# Forum Home Renovation Flooring  mixing yellow and green tongue flooring

## alcockd

Can the 900mm wide yellowtongue and the 800mm wide green tongue be mixed together in a platform floor. The dimensions of the floor are such that if I use a mixture of the two brands I can cover the floor width exactly. 
Cheers
Doug 
Further to the above info:  The green tongue is a laminex product that is 19mm thick 800mm wide and 3600mm long while the Yellow tongue is a structafloor product that is 19mm thick and 900mm wide and 3600mm long.  Hope this helps in getting a more definitive reply.

----------


## knucklehead

Won't that make it BLUE TONGUE flooring?

----------


## Dusty

> Won't that make it BLUE TONGUE flooring?

  
Cool.   :Biggrin:   :Biggrin:

----------


## grinner

I've never heard of green tongue, but the other colour tongue floors are thicker than yellow tongue,  http://www.gunnersens.com.au/products/particleboard.htm 
yellow tongue = 19mm
red tongue     = 22mm
blue tongue    = 25mm 
If this is the case with green tongue, the answer would be no, unless you wanted bumps in your floor. 
Grinner

----------


## knucklehead

I believe that the green tongue is called "aquatight", "aquatech" or something similar.
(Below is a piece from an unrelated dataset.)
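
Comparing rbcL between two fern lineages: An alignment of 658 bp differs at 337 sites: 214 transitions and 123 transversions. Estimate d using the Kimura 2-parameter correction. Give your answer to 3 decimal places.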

It uses a water resistant glues. Mostly used for wet areas. If my memory is correct it is 19mm thick.  
If it is the same thickness as the yellow togue I cann't see any problems with mixing and matching.

----------


## Gaza

19mm particle board flooring comes in the follwoing tongue colours; 
yellow
green
white
organge
black 
they are all made by differnt companies and are made to the same Australain Standard,  Yellow tung is brand of carter holt. 
Go for it, Green Tung is made by Laminex in WA and comes in both 800mm & 900mm wide sheets. (i think its a better product than yellow tung).   
NB; Partcile board flooring comes in 22mm and 25mm thickness with teminte treated as well, these have differnt colors too.

----------